One would assume that political parties in a civilised nation would want to distance themselves from such skeletons from their past and sideline people who were involved. Actually, party officials accused - admittedly, not yet convicted - are being given Election tickets on both sides of the fence.
And maybe, there is a 'market' for these netas as well.

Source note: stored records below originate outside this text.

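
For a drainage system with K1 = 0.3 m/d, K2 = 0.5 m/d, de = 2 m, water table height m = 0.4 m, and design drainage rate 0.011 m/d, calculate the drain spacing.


S^2 = 8*K2*de*m/q + 4*K1*m^2/q
S^2 = 8*0.5*2*0.4/0.011 + 4*0.3*0.4^2/0.011
S = sqrt(308.3636)

17.5603 m


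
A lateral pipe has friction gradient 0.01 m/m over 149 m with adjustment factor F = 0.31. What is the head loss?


hf = J * L * F = 0.01 * 149 * 0.31 = 0.4619 m

0.4619 m


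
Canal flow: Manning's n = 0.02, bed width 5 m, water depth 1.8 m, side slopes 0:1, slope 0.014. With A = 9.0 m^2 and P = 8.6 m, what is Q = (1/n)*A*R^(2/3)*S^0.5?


R = A/P = 9.0/8.6 = 1.046512
Q = (1/0.02) * 9.0 * 1.046512^(2/3) * 0.014^0.5

54.8832 m^3/s


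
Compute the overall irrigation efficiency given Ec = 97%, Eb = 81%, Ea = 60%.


Ec = 0.97, Eb = 0.81, Ea = 0.6
E = 0.97 * 0.81 * 0.6 * 100 = 47.1420%

47.1420 %


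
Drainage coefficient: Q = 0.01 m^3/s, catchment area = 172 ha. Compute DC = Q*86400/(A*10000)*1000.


DC = Q * 86400 / (A * 10000) * 1000
DC = 0.01 * 86400 / (172 * 10000) * 1000
DC = 864000.0000 / 1720000

0.5023 mm/day


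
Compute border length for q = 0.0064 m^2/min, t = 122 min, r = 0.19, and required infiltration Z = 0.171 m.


L = q*t/((1+r)*Z)
L = 0.0064*122/((1+0.19)*0.171)
L = 0.7808/0.20349

3.8370 m


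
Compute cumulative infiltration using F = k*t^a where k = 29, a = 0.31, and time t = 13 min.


F = k * t^a = 29 * 13^0.31
F = 29 * 2.214738

64.2274 mm


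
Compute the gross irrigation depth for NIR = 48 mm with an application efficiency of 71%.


Ea = 71% = 0.71
GID = NIR / Ea = 48 / 0.71 = 67.6056 mm

67.6056 mm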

Mayawati rode to power in Uttar Pradesh on an anti-incumbency wave against Mulayam Singh Yadav. One of the worst things to hit Mr Yadav was not only his inability to tackle crime in the state but his cheek to get one Mr Amitabh Bachchan to endorse it for him! In fact, the biggest poll promise of Behenji was to end the Samajwadi goonda raj.
A couple of weeks back, the BSP candidates for the polls were announced and a whopping 20% of the BSP candidates in UP had criminal records - including ex-SP people who have changed sides as well as people sitting in jail, awaiting trial for murder.

For thirty years, people in West Bengal suffered a series of Left Front ministers and party bosses who tried everything in their capacity to cripple industries in the state. There were bandhs, gheraos, michhils and general mayhem as the government tacitly supported the 'masses'. As the votes piled on, the exodus of the companies stopped only because there was nobody left to move out.
Now, we are told that we have an alternative. And that alternative is riding on the same plank that the Left Front used to drive away companies all this while. Trinamool is the next big hope for Bengal, because they drove away India's most high-profile factory from the state.

Is it Congress who is giving 35 kilos of rice at Rs 2 to BPL families? Or is it BJP who is giving 25 kilos at Rs 3?
Should I vote for Mayawati because she is Mulayam with a handbag?
Or, should I vote for Mamata because she is Jyoti Basu in a saree?